Risque cardiovasculaire : le travail, bourreau du coeur
Quand on évoque l'impact des nouveaux modes d'organisation du travail sur la santé, on pense spontanément aux risques psychosociaux et aux troubles musculo-squelettiques (TMS). Plus rarement aux risques cardiovasculaires. Sauf lorsqu'il s'agit d'évoquer le traditionnel cliché du cadre supérieur surmené, cumulant les comportements à risque - sédentarité, stress, tabac, alcool, alimentation trop riche -, avec un taux de cholestérol à faire pâlir un cardiologue. Mais cette image n'a qu'un lointain rapport avec la réalité.
Les enquêtes épidémiologiques nous enseignent au contraire que la mortalité cardiovasculaire prématurée - avant 65 ans - des cadres est deux à trois fois moins importante que celle des ouvriers. Ainsi, plus on descend dans la hiérarchie sociale et professionnelle et plus le risque cardiaque augmente, comme l'ont révélé les études de Whitehall, au Royaume-Uni. En vingt-cinq ans de travaux, les Britanniques ont mis en évidence qu'un déséquilibre chronique entre de fortes contraintes au travail et de faibles marges de manoeuvre pour y faire face augmente le risque cardiovasculaire. A l'inverse, un sentiment de " justice organisationnelle " - celui que ressentent les salariés lorsque leur point de vue est pris en compte - réduit ce risque.
Depuis, ces résultats ont été largement confirmés par d'autres recherches, qui pointent notamment les effets cardiovasculaires d'une exposition prolongée aux horaires alternants et à un stress chronique, à mettre lui-même en relation avec certaines contraintes psychologiques et organisationnelles au travail : pression temporelle ou quantitative, injonctions paradoxales, manque d'autonomie ou de soutien, conflit de valeurs, non-reconnaissance, difficultés de conciliation entre vie professionnelle et vie familiale...
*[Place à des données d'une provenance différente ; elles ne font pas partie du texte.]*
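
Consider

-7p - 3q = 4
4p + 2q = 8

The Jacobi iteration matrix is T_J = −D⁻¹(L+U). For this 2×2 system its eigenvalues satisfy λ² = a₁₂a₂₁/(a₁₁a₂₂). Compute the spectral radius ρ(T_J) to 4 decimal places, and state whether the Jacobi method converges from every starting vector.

a₁₂a₂₁/(a₁₁a₂₂) = (-3)·(4) / ((-7)·(2)) = 0.857143
ρ = √|0.857143| = √0.857143 = 0.9258
ρ < 1, so Jacobi converges

0.9258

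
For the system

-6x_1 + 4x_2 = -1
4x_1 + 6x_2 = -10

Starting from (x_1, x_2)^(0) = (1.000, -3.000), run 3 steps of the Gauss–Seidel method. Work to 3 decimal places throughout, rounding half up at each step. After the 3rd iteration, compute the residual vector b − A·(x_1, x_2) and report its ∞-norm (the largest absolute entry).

2.022

Iteration 1:
  x_1 = (-1 - (4)·-3.000) / (-6) = -1.833
  x_2 = (-10 - (4)·-1.833) / (6) = -0.445
Iteration 2:
  x_1 = (-1 - (4)·-0.445) / (-6) = -0.130
  x_2 = (-10 - (4)·-0.130) / (6) = -1.580
Iteration 3:
  x_1 = (-1 - (4)·-1.580) / (-6) = -0.887
  x_2 = (-10 - (4)·-0.887) / (6) = -1.075
Residual b − A·x = (-2.022, -0.002); ∞-norm = 2.022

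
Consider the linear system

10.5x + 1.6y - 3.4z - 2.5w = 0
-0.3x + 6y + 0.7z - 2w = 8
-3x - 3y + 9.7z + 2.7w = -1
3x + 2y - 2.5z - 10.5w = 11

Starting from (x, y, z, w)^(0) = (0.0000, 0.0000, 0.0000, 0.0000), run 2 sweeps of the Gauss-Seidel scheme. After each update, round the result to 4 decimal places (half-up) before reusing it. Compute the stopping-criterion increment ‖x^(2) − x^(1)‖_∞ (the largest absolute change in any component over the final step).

0.3406

Iteration 1:
  x = (0 - (1.6)·0.0000 - (-3.4)·0.0000 - (-2.5)·0.0000) / (10.5) = 0.0000
  y = (8 - (-0.3)·0.0000 - (0.7)·0.0000 - (-2)·0.0000) / (6) = 1.3333
  z = (-1 - (-3)·0.0000 - (-3)·1.3333 - (2.7)·0.0000) / (9.7) = 0.3093
  w = (11 - (3)·0.0000 - (2)·1.3333 - (-2.5)·0.3093) / (-10.5) = -0.8673
Iteration 2:
  x = (0 - (1.6)·1.3333 - (-3.4)·0.3093 - (-2.5)·-0.8673) / (10.5) = -0.3095
  y = (8 - (-0.3)·-0.3095 - (0.7)·0.3093 - (-2)·-0.8673) / (6) = 0.9927
  z = (-1 - (-3)·-0.3095 - (-3)·0.9927 - (2.7)·-0.8673) / (9.7) = 0.3496
  w = (11 - (3)·-0.3095 - (2)·0.9927 - (-2.5)·0.3496) / (-10.5) = -1.0302
Change: (-0.3095, -0.3406, 0.0403, -0.1629) → max |·| = 0.3406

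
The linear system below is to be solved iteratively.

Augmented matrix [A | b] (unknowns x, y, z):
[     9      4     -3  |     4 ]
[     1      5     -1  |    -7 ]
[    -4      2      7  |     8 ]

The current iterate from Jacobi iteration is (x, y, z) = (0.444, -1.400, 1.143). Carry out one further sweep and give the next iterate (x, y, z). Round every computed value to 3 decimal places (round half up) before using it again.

One sweep:
  x = (4 - (4)·-1.400 - (-3)·1.143) / (9) = 1.448
  y = (-7 - (1)·0.444 - (-1)·1.143) / (5) = -1.260
  z = (8 - (-4)·0.444 - (2)·-1.400) / (7) = 1.797

(1.448, -1.260, 1.797)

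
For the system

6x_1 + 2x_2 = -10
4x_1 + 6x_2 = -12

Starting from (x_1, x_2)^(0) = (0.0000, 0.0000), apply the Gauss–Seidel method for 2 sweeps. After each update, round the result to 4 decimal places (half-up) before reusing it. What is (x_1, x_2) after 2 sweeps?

Iteration 1:
  x_1 = (-10 - (2)·0.0000) / (6) = -1.6667
  x_2 = (-12 - (4)·-1.6667) / (6) = -0.8889
Iteration 2:
  x_1 = (-10 - (2)·-0.8889) / (6) = -1.3704
  x_2 = (-12 - (4)·-1.3704) / (6) = -1.0864

(-1.3704, -1.0864)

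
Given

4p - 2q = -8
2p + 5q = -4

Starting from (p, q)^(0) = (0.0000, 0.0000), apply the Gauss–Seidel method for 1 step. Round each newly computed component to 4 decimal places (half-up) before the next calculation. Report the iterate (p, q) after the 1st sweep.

(-2.0000, 0.0000)

Iteration 1:
  p = (-8 - (-2)·0.0000) / (4) = -2.0000
  q = (-4 - (2)·-2.0000) / (5) = 0.0000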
Chacun reconnaîtra, dans cette liste, le tableau des facteurs organisationnels déjà décrit dans nos colonnes à propos de la montée chez les salariés de la souffrance psychique et des atteintes ostéoarticulaires. La prévalence de ces contraintes de travail est forte dans les entreprises et les administrations, comme le montrent les dernières enquêtes nationales ou européennes : pour les facteurs les plus marqués, près du quart des hommes peuvent être atteints, selon la dernière enquête Sumer (pour " Surveillance médicale des risques professionnels "), et 35 % des femmes.
Au passage, on notera que l'alignement des femmes sur les hommes en matière de mortalité cardiovasculaire, attribué généralement à des évolutions de comportement vis-à-vis du tabac et de l'alcool, se nourrit aussi certainement de leur exposition plus forte qu'auparavant au travail de nuit ou à la précarité de l'emploi.
Mais de cela on parle peu et sur cela on agit peu. Dans les entreprises, un consensus social est établi pour évacuer le travail et son organisation de la prévention du risque cardiovasculaire. Le coeur et les artères sont logés à la même enseigne que la tête s'agissant de la prévention. Plus encore que pour les risques psychosociaux, c'est l'approche individuelle qui prévaut systématiquement, trop souvent avec la participation de la médecine du travail ou des représentants du personnel. La prévention se concentrera sur le dépistage des sujets à risque et une sensibilisation à l'arrêt de la cigarette, aux pots sans alcool, aux bienfaits de l'exercice physique ou au changement d'habitudes alimentaires. Une stratégie inefficace si l'on ne tient pas compte de ce qui, dans le travail, peut nuire directement à la santé cardiovasculaire ou favoriser les comportements à risque.